As I sat at the back of the hall, waiting for my 5 minutes slot to speak. As I sat there it came to me that this might be the place where I become, as it were, a man. Or at least, a real man, an adult. This might sound strange to some, after all I am 33, no sorry- 34, I have a solid partner (although without a ring she will not let me call her a wife but she is, in all but name), a 3 year old son - I even have a pension! But sitting here, sweating and worried about the show of sweat through my shirt on this warm spring evening, I wondered if my professional identity would be born here: 'Dave the researcher', to later become 'Dave the consultant', or 'Dave the academic', maybe one day 'Dave the Prof!' I am soberly reminded of William Sutcliffe's book "Are you Experienced" which I read, suitably, whilst travelling in India. The book's whit centres around 'Dave' a north London boy who wonderfully positions himself in the world with the classic line "It's true what they say about people from South London, they really do have a different outlook on life", mocking the often heard phrase of the green hippie traveller (of which I was one) so prevalent then.
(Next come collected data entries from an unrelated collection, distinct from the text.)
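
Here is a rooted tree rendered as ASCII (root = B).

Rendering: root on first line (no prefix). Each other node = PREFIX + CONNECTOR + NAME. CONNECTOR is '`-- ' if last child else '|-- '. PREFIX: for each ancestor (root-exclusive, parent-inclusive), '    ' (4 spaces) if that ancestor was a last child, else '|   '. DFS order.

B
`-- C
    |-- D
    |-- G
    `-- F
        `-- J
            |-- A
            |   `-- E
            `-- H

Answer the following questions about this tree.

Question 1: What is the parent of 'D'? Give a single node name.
Scan adjacency: D appears as child of C

Answer: C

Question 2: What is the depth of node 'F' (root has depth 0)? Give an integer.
Path from root to F: B -> C -> F
Depth = number of edges = 2

Answer: 2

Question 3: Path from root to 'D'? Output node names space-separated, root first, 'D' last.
Answer: B C D

Derivation:
Walk down from root: B -> C -> D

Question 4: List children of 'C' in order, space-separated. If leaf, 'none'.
Node C's children (from adjacency): D, G, F

Answer: D G F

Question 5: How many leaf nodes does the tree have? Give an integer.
Leaves (nodes with no children): D, E, G, H

Answer: 4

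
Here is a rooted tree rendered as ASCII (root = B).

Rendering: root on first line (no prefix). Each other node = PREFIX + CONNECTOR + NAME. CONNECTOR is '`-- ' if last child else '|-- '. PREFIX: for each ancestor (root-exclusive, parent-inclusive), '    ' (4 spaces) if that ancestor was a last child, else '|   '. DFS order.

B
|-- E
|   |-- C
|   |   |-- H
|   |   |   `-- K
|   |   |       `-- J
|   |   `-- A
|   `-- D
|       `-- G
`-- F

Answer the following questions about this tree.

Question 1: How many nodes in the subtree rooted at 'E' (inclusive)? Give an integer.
Subtree rooted at E contains: A, C, D, E, G, H, J, K
Count = 8

Answer: 8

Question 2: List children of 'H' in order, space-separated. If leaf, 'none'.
Answer: K

Derivation:
Node H's children (from adjacency): K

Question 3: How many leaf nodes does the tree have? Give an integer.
Leaves (nodes with no children): A, F, G, J

Answer: 4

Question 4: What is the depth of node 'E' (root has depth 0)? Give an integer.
Answer: 1

Derivation:
Path from root to E: B -> E
Depth = number of edges = 1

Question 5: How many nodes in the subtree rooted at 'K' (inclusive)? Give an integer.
Subtree rooted at K contains: J, K
Count = 2

Answer: 2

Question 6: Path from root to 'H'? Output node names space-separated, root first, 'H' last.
Answer: B E C H

Derivation:
Walk down from root: B -> E -> C -> H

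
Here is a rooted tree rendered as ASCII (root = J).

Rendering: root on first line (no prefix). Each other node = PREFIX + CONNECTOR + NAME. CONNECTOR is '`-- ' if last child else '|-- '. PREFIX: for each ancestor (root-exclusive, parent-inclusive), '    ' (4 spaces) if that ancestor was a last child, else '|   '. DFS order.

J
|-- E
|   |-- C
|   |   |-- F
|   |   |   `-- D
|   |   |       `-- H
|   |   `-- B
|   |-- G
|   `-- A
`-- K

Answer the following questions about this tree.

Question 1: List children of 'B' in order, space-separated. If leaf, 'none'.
Answer: none

Derivation:
Node B's children (from adjacency): (leaf)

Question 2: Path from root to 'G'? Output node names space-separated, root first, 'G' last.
Walk down from root: J -> E -> G

Answer: J E G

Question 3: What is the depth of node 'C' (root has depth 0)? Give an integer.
Path from root to C: J -> E -> C
Depth = number of edges = 2

Answer: 2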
In the book he returns from India - having had sex, got ill and seen too many temples, and becomes 'Dave the Traveller' the instant identity through the construction and narration of his past... and here I am doing just the same.

It probably has got something to do with the new business cards I had printed before the meeting: It’s all gone to my head.
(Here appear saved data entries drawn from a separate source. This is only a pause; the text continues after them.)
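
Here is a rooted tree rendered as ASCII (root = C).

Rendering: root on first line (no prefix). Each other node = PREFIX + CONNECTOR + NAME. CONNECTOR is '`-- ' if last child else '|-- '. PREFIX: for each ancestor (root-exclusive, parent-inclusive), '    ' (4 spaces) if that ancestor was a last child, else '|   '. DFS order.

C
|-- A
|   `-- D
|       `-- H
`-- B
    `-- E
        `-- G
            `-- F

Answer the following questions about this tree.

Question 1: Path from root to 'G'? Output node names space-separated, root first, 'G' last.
Answer: C B E G

Derivation:
Walk down from root: C -> B -> E -> G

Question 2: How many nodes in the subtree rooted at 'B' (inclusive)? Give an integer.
Subtree rooted at B contains: B, E, F, G
Count = 4

Answer: 4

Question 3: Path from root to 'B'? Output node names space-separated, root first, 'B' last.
Walk down from root: C -> B

Answer: C B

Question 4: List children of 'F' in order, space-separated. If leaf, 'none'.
Answer: none

Derivation:
Node F's children (from adjacency): (leaf)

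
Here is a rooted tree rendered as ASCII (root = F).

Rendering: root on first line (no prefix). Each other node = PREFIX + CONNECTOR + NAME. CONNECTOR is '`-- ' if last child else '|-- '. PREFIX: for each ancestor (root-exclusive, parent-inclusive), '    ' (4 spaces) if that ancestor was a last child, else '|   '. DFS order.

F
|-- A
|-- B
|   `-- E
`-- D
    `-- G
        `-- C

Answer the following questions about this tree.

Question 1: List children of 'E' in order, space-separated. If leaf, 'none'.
Answer: none

Derivation:
Node E's children (from adjacency): (leaf)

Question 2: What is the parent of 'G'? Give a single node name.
Scan adjacency: G appears as child of D

Answer: D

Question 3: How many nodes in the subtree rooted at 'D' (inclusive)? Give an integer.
Subtree rooted at D contains: C, D, G
Count = 3

Answer: 3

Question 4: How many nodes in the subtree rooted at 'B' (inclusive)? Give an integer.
Answer: 2

Derivation:
Subtree rooted at B contains: B, E
Count = 2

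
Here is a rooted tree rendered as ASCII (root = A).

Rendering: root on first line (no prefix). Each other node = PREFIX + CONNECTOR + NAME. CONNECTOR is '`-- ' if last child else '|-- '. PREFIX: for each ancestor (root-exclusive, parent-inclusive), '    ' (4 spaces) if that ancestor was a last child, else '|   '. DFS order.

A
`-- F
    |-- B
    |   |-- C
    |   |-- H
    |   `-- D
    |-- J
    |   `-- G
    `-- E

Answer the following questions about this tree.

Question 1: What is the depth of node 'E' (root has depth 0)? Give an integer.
Answer: 2

Derivation:
Path from root to E: A -> F -> E
Depth = number of edges = 2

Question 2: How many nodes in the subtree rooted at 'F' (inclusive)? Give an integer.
Answer: 8

Derivation:
Subtree rooted at F contains: B, C, D, E, F, G, H, J
Count = 8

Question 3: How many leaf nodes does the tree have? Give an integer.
Answer: 5

Derivation:
Leaves (nodes with no children): C, D, E, G, H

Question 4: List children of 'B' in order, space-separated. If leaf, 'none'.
Answer: C H D

Derivation:
Node B's children (from adjacency): C, H, D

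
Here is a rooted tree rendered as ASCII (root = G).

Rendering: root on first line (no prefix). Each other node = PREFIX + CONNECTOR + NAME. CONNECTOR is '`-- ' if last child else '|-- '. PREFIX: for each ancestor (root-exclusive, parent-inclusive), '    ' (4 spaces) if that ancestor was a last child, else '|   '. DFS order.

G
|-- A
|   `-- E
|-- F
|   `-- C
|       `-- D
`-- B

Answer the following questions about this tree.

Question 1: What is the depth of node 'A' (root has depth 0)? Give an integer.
Path from root to A: G -> A
Depth = number of edges = 1

Answer: 1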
The meeting contained a plethora of different juxtaposed personalities; the charismatic councillors, the angry locals, the troubled souls who seem to have missed the point and the over large men who feel that the sandwiches at the back have been made just for him. Maybe that is the only reason he is here. There are more statements than questions, people want to project themselves into the arena more than they want to affect change or influence those in power (or at least in closer proximity to ‘those in power’). My slot arrives quickly and my name, miss spelt and miss pronounced, jolts me out of my seat and I take my place at the microphone.

I am sure I speak too fast, I am sure I was red faced and many didn’t understand, and therefore care, what I said. But before I get back to my seat I have already got one name, one informant for information. By the time the meeting ends (half an hour late and 3 hours after I spoke) I have several more, a few leads to follow and I am positively bouncing with the experience of it. I walk off down the street through an area I would soon know all too well, a place that, until recently, I could not walk down through fear of personal attack.

I wonder through the streets to my bus home thinking about getting a bike to make these trips more fluid (and cheaper). I romantically place myself on the bike, laptop in the bag and my headphones playing back to me a recent interview. ‘Dave the researcher’...

My smile is quickly washed away as two young men throw themselves out of a nearby alley and my heart races and the imagined laptop in my bag vanishes... fieldwork.